We had to do something, again.

Our first Data Engineer

So a year ago we decided to build a Data Engineering team. As I was the engineering manager for our Devops and Platform team and we knew it was going to be anchored within our engineering organisation, I was put in charge of building the team. I didn’t have a whole lot of knowledge about Data Engineers, but we knew roughly what we needed someone to own and who they’d work with. So I worked with the BI-team and together we came up with a description of the role, the responsibilities and we also devised a simple test, based on what our consultant had spent most of their time doing. The test, which we still use today, is rather simple. It’s a simple question based on a real scenario and it allows us to figure out how broad our candidates are and where they’re strong. Essentially we can gauge how far into engineering and how far into BI they stretch. To this day it has proved very valuable and for each person that passed the test, we’ve ended up offering a position to more than 70% of the candidates.

After a couple of weeks of screenings, doing the test and having half day interviews, we landed our first hire. For the first couple of months it was a lot of figuring out. We had a bunch of homemade Python based pipelines, some auto-generated reports and a lot of data-sources that we needed to understand and get owned by our new Data Engineer. I learned the terminology and I found out that I actually knew a whole lot about data engineering, but I just never used the right terms. As an example, we talked about data abstraction, how we needed to separate the data created by our production systems from the data that was used for reporting, essentially the concept of a Data Lake and a Data Warehouse.

Where we are now

Today we are in a good place. Early on I pushed for Data Infrastructure as Code, which is inspired by my background in Devops, where it’s all about automation and Infrastructure as Code these days. That led us to looking at our ETL tools and which tools existed in this space. From my limited knowledge about data architecture, I’ve only ever heard of Looker having a close integration with GitHub, which is the direction I was thinking we needed to go. We then checked Fivetran, which we were already using and they have a full-fledged API allowing us to get all the configuration of pipelines into code. For transformation we quickly decided that DBT was the right tool for us. And for the data warehouse we were already using Google’s Big Query and we didn’t see any reason to try something else.

A 1-person team is not really a team and we had planned to scale the team to at least 3 members by the end of the year. Due to organisational changes we didn’t quite make it, but we finished strong and we got the 2 hires needed to join us in February 2022.

What’s to come

For 2022 we have a bunch of work ahead of us.

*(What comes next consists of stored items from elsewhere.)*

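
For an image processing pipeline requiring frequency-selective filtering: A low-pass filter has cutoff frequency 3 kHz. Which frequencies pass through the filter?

A low-pass filter passes all frequencies below the cutoff frequency 3 kHz and attenuates higher frequencies.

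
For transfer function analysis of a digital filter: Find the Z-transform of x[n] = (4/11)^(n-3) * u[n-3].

Time-shifting property: if X(z) = Z{x[n]}, then Z{x[n-d]} = z^(-d) * X(z)
X(z) = z/(z - 4/11) for x[n] = (4/11)^n * u[n]
Z{x[n-3]} = z^(-3) * z/(z - 4/11) = z^(-2)/(z - 4/11)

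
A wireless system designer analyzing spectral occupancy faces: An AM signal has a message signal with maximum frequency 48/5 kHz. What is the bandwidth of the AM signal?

In AM (double-sideband), the bandwidth is twice the message frequency.
BW = 2 * f_m = 2 * 48/5 kHz = 96/5 kHz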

We only just started building out our Data Warehouse and this work will continue throughout 2022. We got the framework ready with DBT being the centre point and we need to automate and clean up all our old processes. We need to help our BI-team use the Data Warehouse and build trust in our data throughout the company. We need them to collaborate closely with the Data Engineering team, looking into long-term solutions, rather than trying to solve their inquiries quickly.

We want to have a modern data architecture where data reliability and quality is ensured and measured. We want to act on anomalies the moment they happen and not when the data is used in a report one month later. We want to be able to explain how every single piece of data is generated and how it should be interpreted.

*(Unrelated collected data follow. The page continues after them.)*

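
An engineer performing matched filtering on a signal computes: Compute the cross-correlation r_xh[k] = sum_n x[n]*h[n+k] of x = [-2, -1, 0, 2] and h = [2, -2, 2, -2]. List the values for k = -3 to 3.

Both sequences indexed from 0 and zero outside their support.
Lags with overlap: k = -3 to 3.
  r_xh[-3] = x[3]*h[0] = 4
  r_xh[-2] = x[2]*h[0] + x[3]*h[1] = -4
  r_xh[-1] = x[1]*h[0] + x[2]*h[1] + x[3]*h[2] = 2
  r_xh[0] = x[0]*h[0] + x[1]*h[1] + x[2]*h[2] + x[3]*h[3] = -6
  r_xh[1] = x[0]*h[1] + x[1]*h[2] + x[2]*h[3] = 2
  r_xh[2] = x[0]*h[2] + x[1]*h[3] = -2
  r_xh[3] = x[0]*h[3] = 4
r_xh = [4, -4, 2, -6, 2, -2, 4] (for k = -3, ..., 3)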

We want to employ machine learning as a means of turning unstructured data into structured data. We have a few classifiers we need to build and let’s see how far we can take this. There’s a lot of interest in this area and I’m sure we’ll have a lot of fun building this out.

And for me the most important part is to ensure we only do meaningful work where we enable other teams to be data-driven and build the solutions that our users are looking for.